To Become a Couple who Respects Each Other’s Thoughts
There was a time when I thought, “We’re learning the same teachings, but why can’t we come to the same thoughts?” However, I realized that it’s natural for husbands and wives to have different ways of thinking, and I started to respect my husband’s ideas and opinions.
When it comes to eating out, my husband always opts for ramen. In response to that, I used to think, “Not again?” But there’s been some changes in my kokoro… I realized something. On the way home, my husband decided to take me to a place where seasonal flowers were blooming. “What a kind person,” I thought. Where are they blooming today? I’ve started to look forward to my husband taking me to places. This is probably because we are coming together more than before. When I invite my son to eat out, he says, “Yeah, sure.” At our 60-year-old Shinkon no Gi (longevity celebration), our son said, “I was happy that I was able to give you my gratitude.” He has already agreed to go to Shinsō Honbu with us, and I’m really looking forward to it.
I can care about my husband more, wondering if he is tired, and also talk to him about my worries. I live each day with my husband feeling a peace of mind. This is what a “harmonious family” must look like! I was finally able to realize it. Together, we aim to become a loving couple so that our children can see the joy of having a warm family environment.
Finding the Principles Behind the Story from Shinji
The source of happiness is a harmonious family.

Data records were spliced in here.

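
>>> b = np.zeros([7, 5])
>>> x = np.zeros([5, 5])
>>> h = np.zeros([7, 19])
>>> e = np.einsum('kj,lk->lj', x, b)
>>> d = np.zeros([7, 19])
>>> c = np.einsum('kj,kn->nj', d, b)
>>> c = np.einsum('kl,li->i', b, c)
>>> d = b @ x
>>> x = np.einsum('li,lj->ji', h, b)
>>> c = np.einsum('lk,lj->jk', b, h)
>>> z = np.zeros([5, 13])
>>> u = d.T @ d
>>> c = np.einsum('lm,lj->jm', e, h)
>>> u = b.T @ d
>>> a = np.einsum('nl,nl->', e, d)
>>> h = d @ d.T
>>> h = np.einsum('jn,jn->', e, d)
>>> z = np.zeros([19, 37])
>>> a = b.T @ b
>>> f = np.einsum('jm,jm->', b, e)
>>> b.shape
(7, 5)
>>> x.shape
(5, 19)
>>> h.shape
()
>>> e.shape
(7, 5)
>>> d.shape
(7, 5)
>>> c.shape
(19, 5)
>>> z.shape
(19, 37)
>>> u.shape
(5, 5)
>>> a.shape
(5, 5)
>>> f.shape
()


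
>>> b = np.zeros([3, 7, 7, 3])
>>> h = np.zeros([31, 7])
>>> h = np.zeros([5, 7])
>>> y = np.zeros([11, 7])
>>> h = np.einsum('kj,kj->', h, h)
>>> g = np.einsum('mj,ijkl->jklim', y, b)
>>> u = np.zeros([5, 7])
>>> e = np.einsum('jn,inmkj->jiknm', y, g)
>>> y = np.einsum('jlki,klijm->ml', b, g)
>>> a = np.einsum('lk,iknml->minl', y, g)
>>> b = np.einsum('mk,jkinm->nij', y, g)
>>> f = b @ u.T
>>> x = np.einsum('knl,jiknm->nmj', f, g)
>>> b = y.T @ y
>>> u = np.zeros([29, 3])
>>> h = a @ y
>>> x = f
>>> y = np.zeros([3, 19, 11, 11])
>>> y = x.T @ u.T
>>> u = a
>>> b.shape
(7, 7)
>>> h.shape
(3, 7, 3, 7)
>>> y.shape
(5, 3, 29)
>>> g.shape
(7, 7, 3, 3, 11)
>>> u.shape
(3, 7, 3, 11)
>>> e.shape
(11, 7, 3, 7, 3)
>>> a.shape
(3, 7, 3, 11)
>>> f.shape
(3, 3, 5)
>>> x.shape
(3, 3, 5)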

Be grateful for the encounters and the more you deepen your thoughts (love) for them (the encounters), the joy of living will grow.
You must not forget the feeling to support and to complement.
The more the kokoro of family members come together, true happiness will root in your family.
Shinji that Kami reveals are a teaching on how to live life in order to be happy. Because it is an unchanging principle that relates to all people, if you live according to the teachings, your life will definitely change for the better.